Aktueller Stand: Im Laufe der letzten Woche habe ich ca. 40 Flaschenformen (teilweise leichte Abweichungen bekannter Flaschen) dazugepflegt. Die Kistenerkennung ist inzwischen deutlich besser und die Gründe für mechanische Probleme (z.B. dass die Flaschen sehr häufig umfallen) sind zumindest bekannt und werden abgestellt.

Ich traue mich inzwischen, die Kunden mit dem Automaten alleine zu lassen und langsam kehrt meine alte Freude zurück. :-)

Leergutautomatenbeobachtungsmonitor

Andreas hatte gerade eine lustige Idee:

Ich könnte an der Wand neben dem Leergutautomaten einen kleinen Bildschirm aufhägen, der das Bild einer Kamera zeigt, die den Leergutautomaten von hinten im Blick hat.
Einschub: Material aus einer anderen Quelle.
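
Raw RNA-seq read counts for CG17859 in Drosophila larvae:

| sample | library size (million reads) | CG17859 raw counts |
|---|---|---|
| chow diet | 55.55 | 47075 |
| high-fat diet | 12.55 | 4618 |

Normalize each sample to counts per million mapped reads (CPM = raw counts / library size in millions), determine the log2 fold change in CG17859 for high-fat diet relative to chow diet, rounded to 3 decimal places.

CPM(chow diet) = 47075 / 55.55 = 847.4347
CPM(high-fat diet) = 4618 / 12.55 = 367.9681
Fold change = 367.9681 / 847.4347 = 0.43421
log2(0.43421) = -1.2035

-1.204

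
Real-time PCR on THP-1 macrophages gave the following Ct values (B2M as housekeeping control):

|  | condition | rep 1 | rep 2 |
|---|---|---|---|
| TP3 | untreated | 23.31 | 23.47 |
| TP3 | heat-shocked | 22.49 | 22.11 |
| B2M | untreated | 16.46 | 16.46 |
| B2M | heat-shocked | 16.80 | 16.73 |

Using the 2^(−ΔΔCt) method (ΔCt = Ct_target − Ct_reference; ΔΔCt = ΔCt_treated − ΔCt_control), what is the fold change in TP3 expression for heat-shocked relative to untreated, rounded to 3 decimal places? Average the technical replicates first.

Mean Ct: TP3 untreated 23.390; TP3 heat-shocked 22.300; B2M untreated 16.460; B2M heat-shocked 16.765
ΔCt(untreated) = 23.390 − 16.460 = 6.930
ΔCt(heat-shocked) = 22.300 − 16.765 = 5.535
ΔΔCt = 5.535 − 6.930 = -1.395
Fold change = 2^(−(-1.395)) = 2^1.395 = 2.6299

2.630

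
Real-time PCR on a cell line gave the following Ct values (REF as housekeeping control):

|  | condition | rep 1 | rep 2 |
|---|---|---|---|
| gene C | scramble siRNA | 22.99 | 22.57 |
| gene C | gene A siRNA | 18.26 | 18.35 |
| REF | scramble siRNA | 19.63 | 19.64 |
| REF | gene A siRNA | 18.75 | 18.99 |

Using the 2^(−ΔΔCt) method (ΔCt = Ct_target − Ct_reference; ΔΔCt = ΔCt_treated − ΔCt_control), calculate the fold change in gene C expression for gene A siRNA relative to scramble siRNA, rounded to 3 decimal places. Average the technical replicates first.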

Wäre für die Neugierigen bestimmt interessant. :-)

Sauber eingefasst

Schön sauber eingefasst haben die Handwerker die Fronttür des Leergutautomaten. Dazu haben sie die Spalten zwischen der Tür und dem Gipskarton mit Spachtelmasse verfüllt.

Sehr geistreich.

Zum Glück fiel mir das auf, als die Masse noch feucht war und man einfach mit einem nassen Lappen die Spuren beseitigen konnte...

Platten übrig

Nachdem die neue Wand im Lager nun fertig ist, sind, trotz beidseitiger, zweifacher Beplankung, noch einige der Gipskarton-Platten übrig. Etwas erstaunt war ich darüber, was die Handwerker mir dazu zu sagen hatten: "Die nehmen wir nicht wieder mit. Was sollen wir damit? Wenn wir die jetzt durch die Gegend fahren, werden die nicht besser. Da können wir die gleich wegschmeißen."

Ich sag' dazu nix. :-|

Die Wand

Die den Kunden zugewandte Seite ist schon fast fertig. Nun muß die Wand nur noch verspachtelt und schließlich gestrichen werden. (Gestrichen wird natürlich der komplette Raum und auch der Fußboden.)
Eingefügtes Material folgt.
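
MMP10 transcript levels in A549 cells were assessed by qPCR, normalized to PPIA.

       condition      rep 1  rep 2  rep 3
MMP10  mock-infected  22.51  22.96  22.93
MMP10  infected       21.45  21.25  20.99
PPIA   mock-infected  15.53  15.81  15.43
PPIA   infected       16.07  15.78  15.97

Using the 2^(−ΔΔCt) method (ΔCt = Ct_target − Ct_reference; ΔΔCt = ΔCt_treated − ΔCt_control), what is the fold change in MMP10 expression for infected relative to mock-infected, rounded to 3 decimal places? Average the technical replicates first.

Mean Ct: MMP10 mock-infected 22.800; MMP10 infected 21.230; PPIA mock-infected 15.590; PPIA infected 15.940
ΔCt(mock-infected) = 22.800 − 15.590 = 7.210
ΔCt(infected) = 21.230 − 15.940 = 5.290
ΔΔCt = 5.290 − 7.210 = -1.920
Fold change = 2^(−(-1.920)) = 2^1.920 = 3.7842

3.784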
Das Teilstück, in dem der Leergutautomat steckt, werden wir übrigens dunkelrot streichen, damit das Gerät optisch etwas näher am Verkaufsraum ist. Für die restlichen Wände gibt es noch keine Pläne. Da werden wir in den nächsten mal mit einer Farbtabelle experimentieren.

Einer der Handwerker hat eben scherzeshalber eingeworfen, die entstandene Fläche doch als Café zu nutzen. Eine geniale Idee. In der Vergangenheit hatten wir im Laden immer einen Tisch stehen, auf dem wir Kaffee aus Fairem Handel verkostet haben. Ich glaube, diese neu geschaffene und schwer nutzbare Fläche müsste ideal dafür geeignet sein, diese Tradition fortzusetzen.